Fraser approved medical parole for Zuma on 5 September — the Correctional Services National Commissioner can make medical parole decisions for inmates sentenced to 24 months or less in prison. “Medical parole eligibility for Mr Zuma is impelled by a medical report received by the Department of Correctional Services. The grounds for parole were extended to consideration of medical conditions which limited daily activity or the ability to undertake self-care,” said the Correctional Services department in a statement.
The ANC welcomed Zuma’s release. “We welcome the space the former president has been granted to reunite with his family and recover,” said ANC spokesperson Pule Mabe. But DA leader John Steenhuisen is contesting Fraser’s decision and wants Parliament to summons the prisons boss to explain himself. “I will also request that the Justice and Correctional Services Committee summon Arthur Fraser to explain to Parliament his decision to grant this medical parole,” said Steenhuisen in a statement.
The party will submit an access to information request to Correctional Services for the records of the Parole Board decision to grant medical parole. The Daily Maverick has been told that the Medical Parole Advisory Committee, through which all medical parole applications must be processed, was overridden by Fraser.
But the Correctional Services spokesperson Singabakho Nxumalo would not answer any questions about this nor provide the current medical parole committee membership list to the media.
How is medical parole granted?
Before an amendment to the Correctional Services Act in 2012, medical parole was only granted if a prisoner was terminally ill, but after the amendment, the grounds for medical parole were liberalised, George Aloysius Pillay said in a 2019 Masters thesis on medical parole for The University of the Western Cape. “In terms of the amendment, the application for release on medical parole may be brought by a medical practitioner, or the inmate himself, or a person acting on behalf of the inmate,” he writes.

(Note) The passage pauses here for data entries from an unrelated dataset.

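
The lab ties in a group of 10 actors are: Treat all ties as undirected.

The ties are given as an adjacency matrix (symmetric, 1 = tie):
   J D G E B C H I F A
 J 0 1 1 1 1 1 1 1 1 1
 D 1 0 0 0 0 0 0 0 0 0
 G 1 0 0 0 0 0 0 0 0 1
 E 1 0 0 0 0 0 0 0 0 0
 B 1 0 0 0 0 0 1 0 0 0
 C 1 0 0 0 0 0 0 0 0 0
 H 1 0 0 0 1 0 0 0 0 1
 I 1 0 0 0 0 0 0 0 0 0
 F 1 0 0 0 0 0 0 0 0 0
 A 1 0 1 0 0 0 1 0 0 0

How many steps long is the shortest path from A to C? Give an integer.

2

One shortest route is A – J – C, which uses 2 edges, and A and C are not directly tied, so nothing shorter exists. So d(A,C) = 2.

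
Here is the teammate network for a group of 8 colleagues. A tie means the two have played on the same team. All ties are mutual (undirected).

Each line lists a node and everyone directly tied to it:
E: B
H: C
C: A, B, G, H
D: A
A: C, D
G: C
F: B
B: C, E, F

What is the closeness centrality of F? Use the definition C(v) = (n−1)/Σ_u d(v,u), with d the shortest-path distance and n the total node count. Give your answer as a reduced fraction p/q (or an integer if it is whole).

7/18

Distances from F: A:3, B:1, C:2, D:4, E:2, G:3, H:3. Sum = 18.
n = 8, so closeness = 7/18.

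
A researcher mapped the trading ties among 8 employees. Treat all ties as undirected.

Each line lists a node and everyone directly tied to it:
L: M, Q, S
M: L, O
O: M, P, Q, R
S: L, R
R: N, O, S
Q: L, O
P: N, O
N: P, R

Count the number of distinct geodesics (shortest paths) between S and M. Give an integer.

1

The shortest distance is 2, and the only length-2 path is S–L–M. So there is exactly 1 shortest path.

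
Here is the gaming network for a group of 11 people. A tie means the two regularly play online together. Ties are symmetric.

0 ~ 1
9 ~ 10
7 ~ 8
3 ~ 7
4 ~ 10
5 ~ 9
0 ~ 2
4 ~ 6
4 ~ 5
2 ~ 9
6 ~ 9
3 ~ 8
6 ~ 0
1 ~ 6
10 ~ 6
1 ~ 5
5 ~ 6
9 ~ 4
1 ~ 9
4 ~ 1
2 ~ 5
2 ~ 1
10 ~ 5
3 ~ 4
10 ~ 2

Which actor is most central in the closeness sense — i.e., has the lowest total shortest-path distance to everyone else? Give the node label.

Farness (sum of distances to all others) for each node — 0:22, 1:16, 2:20, 3:19, 4:14, 5:16, 6:16, 7:27, 8:27, 9:16, 10:17.
The smallest farness is 14, for 4, so 4 has the highest closeness.

4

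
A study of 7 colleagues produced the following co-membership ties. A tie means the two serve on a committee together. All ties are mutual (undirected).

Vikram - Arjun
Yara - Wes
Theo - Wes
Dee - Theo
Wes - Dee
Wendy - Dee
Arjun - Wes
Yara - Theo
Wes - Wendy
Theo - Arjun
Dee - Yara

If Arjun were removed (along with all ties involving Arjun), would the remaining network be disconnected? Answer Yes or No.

Removing Arjun leaves {Vikram} with no path to {Dee, Theo, Wendy, Wes, and Yara}, so the network splits into 2 components. Arjun is a cut vertex.

Yes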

“The written medical report must include, inter alia, a diagnosis and a prognosis of the terminal illness or physical incapacity of the inmate; an indication as to whether the physical incapacity is of such a nature and extent that it limits the inmate’s daily activity and ability to take care of himself, and advance reasons as to why medical parole should be considered.

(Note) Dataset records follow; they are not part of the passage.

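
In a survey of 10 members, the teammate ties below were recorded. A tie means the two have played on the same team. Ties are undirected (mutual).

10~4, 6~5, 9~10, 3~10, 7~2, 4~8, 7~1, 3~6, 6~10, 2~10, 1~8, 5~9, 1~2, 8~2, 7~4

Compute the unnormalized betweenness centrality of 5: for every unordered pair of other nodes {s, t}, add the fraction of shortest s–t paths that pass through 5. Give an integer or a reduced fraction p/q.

1/2

Pairs whose geodesics pass through 5 — 6–9: 1/2.
All other pairs contribute 0.
Summing the contributions gives betweenness(5) = 1/2.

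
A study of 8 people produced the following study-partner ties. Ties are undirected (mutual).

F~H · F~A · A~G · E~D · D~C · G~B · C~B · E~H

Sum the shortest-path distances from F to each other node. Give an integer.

16

Distances from F: A:1, B:3, C:4, D:3, E:2, G:2, H:1.
Sum = 1 + 3 + 4 + 3 + 2 + 2 + 1 = 16.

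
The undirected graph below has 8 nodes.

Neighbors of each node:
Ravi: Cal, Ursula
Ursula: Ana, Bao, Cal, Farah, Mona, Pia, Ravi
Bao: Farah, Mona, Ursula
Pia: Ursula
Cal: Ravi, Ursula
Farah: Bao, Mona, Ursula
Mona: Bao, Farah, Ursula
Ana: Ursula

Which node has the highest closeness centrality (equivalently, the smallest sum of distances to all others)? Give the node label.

Farness (sum of distances to all others) for each node — Ana:13, Bao:11, Cal:12, Farah:11, Mona:11, Pia:13, Ravi:12, Ursula:7.
The smallest farness is 7, for Ursula, so Ursula has the highest closeness.

Ursula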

“A Medical Advisory Parole Board shall provide an independent medical report in addition,” writes Pillay.
The case of Zuma’s medical parole now rests on this independent medical report which the DA has requested access to. In the statement announcing his release, the Correctional Services Department does not reference receipt of a report by the Medical Advisory Parole Board but suggests they decided on a report by the former president’s own doctors.
It says: “Medical parole eligibility for Mr Zuma is impelled by a medical report received by the Department of Correctional Services (likely from Zuma’s own medical team; he has refused to be examined by independent doctors). Apart from being terminally ill and physically incapacitated, inmates suffering from an illness that severely the person’s can also consider limits their daily activity or self-care for medical parole.”
Zuma is due back in court on September 9 to argue his special plea that the arms deal linked corruption case against him be thrown out because of bias against him by the National Prosecuting Authority prosecutor Billy Downer.
News24 reported that the former president refused to be examined by NPA doctors after his illness delayed an earlier court appearance because the former president was ill. DM
*This article was updated at 4.20pm to include confirmation from the presidency.